Weybridge
- Full name: Weybridge Football Club
- Nickname(s): the Swallows
- Founded: 1876
- Dissolved: 1881
- Ground: Portmore Park
| Home colours |

= Weybridge F.C. =

Weybridge F.C., often referred to as Weybridge Swallows, was an English association football club, based at Portmore Park in Weybridge, Surrey.

==History==
The club was founded in 1876 and used the Queen's Head public house for its facilities.

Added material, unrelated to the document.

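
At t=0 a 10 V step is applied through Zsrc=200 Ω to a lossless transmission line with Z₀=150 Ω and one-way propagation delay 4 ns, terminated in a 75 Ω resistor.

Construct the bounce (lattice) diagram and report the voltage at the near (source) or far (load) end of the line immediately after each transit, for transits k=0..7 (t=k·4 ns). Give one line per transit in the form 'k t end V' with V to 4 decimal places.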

The ground was known for its poor condition and spartan facilities.

The first known game for the club was at South Norwood in November 1878.

The club's only entry to the FA Cup was in 1880–81. The Swallows beat Henley at home in the first round and lost 3–0 at home to Upton Park in the second, conceding an own goal and a last-minute third.

==Esher Leopold==

After the 1880–81 season, the club disbanded, its captain and players mostly forming the new Esher Leopold football club, which played at Sandown Park, close to the racecourse.

Esher's sole contribution to the national game was its one appearance in the FA Cup, a 5–0 home defeat to the holders, Old Carthusians, in 1881-82, although the club did reach the semi-finals of the first Surrey Senior Cup in 1882–83, losing to Reigate Priory. The club continued into the 1883–84 season.

==Successor club==

A new Weybridge club was founded in 1892, playing its first match in October against the Walton club in the West Surrey League.

==Colours==

The club wore black shirts, white shorts, and black stockings.